Tetapi bagaimanapun, kasus ini harus jelas akhirnya. Naraya tidak suka pada kasus yang menggantung dan terus menjadi misteri seperti beberapa kasus yang pernah dia tuliskan. Setelah tahu hasil autopsi, mungkin nanti bisa dipetakan motif dari pelaku. Samakah juga dengan mayat yang ditemukan di Gunung Ungaran waktu itu.

“Baik, aku juga akan menunggu di sini.” ujar Dwian yang masih dalam posisi berdiri, dan tadi sempat mondar-mandir gelisah.

“Ngomong-ngomong kamu terlihat beda?” ucap Naraya spontan sembari menatap Dwian yang tercengang mendengar perkataan Naraya.

“Oh ini,” sambut Dwian sambil menyugar rambutnya ke belakang. Tetapi rambutnya itu kembali jatuh ke depan dengan anggun. Ada bias memerah tertangkap dari matanya. “Saya kalau bekerja ingin tampil lebih rapi.”

“Aku tidak tahu kalian sedekat itu?” Gagat menyela.

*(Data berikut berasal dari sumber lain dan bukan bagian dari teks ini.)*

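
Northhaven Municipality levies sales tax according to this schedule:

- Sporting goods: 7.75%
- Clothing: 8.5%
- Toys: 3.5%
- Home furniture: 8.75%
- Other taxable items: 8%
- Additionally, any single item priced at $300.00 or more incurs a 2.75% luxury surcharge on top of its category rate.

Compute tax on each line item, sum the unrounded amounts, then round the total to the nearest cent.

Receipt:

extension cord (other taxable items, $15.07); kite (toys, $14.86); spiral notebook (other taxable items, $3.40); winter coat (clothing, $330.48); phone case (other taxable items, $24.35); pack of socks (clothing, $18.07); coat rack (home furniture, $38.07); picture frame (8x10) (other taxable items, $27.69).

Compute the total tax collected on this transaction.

Extension cord $15.07: other taxable items → 8% → $1.2056
Kite $14.86: toys → 3.5% → $0.5201
Spiral notebook $3.40: other taxable items → 8% → $0.272
Winter coat $330.48: clothing → 8.5% + 2.75% surcharge = 11.25% → $37.179
Phone case $24.35: other taxable items → 8% → $1.948
Pack of socks $18.07: clothing → 8.5% → $1.53595
Coat rack $38.07: home furniture → 8.75% → $3.331125
Picture frame (8x10) $27.69: other taxable items → 8% → $2.2152
Unrounded tax sum = $48.206975 → $48.21

$48.21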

“Ah, iya. Perkenalkan ini Dwian, yang pernah aku ceritakan waktu itu.” Naraya memperkenalkan Dwian pada Gagat. Memang, selama pertemuan siang tadi di Puskesmas Plaosan, keduanya belum berkenalan secara benar.

Gagat mengulurkan tangannya, “Gagat,” ucapnya sembari menjabat erat tangan Dwian. “Saya pacar Naraya,” kata penegasan Gagat membuat Naraya tersenyum simpul. 

Apakah pacarnya itu cemburu? Sesuatu yang jarang terjadi pada Gagat. Selama menjalin hubungan dengan laki-laki itu, Gagat tidak terlihat posesif sama sekali. Maksudnya mereka berdua tidak harus berteleponan dua jam sekali atau yang harus segera mengangkat telepon bila dihubungi. Tanpa kesepakatan, keduanya tampaknya saling menyadari kesibukan masing-masing, sehingga tidak ada tuntutan yang berlebihan selama menjalani LDR.

Itulah yang membuat Naraya merasa nyaman bersama dengan Gagat. Dia juga bisa santai menjalani hubungan percintaan tersebut. Tidak harus selalu berdua yang memaksakan. Sebagai wartawan yang harus mengejar berita, terkadang Naraya memang suka beredar ke sana kemari.

“Saya Dwian, teman dekat Gina.” sambut Dwian terlihat bereaksi kaget karena tangannya mendapat genggaman yang kuat.

“Dwian,” ulang Gagat. “Yah, silakan duduk di sini.” tunjuk Gagat pada kursi besi yang berderet di sampingnya.

Dwian mengikuti ucapan Gagat. “Oh ya, jadi apa hasil visum dari Puskesmas Plaosan?” tanyanya untuk memecah sunyi yang hampir hadir. Selama perjalanan mengantar orang tua Gina, Dwian sama sekali tidak berani menanyakan diagnosis awal tentang kematian Gina.

“Penyebab kematian terduga karena hipotermia. Tidak ada tanda kekerasan fisik,” terang Naraya. “Setelah ini kita akan tahu, adakah Gina mendapatkan kekerasan seksual atau sesuatu yang lain tentang bagian dalam tubuhnya.” Naraya teringat mayat di Gunung Ungaran terdapat jejak obat tidur di lambung korban.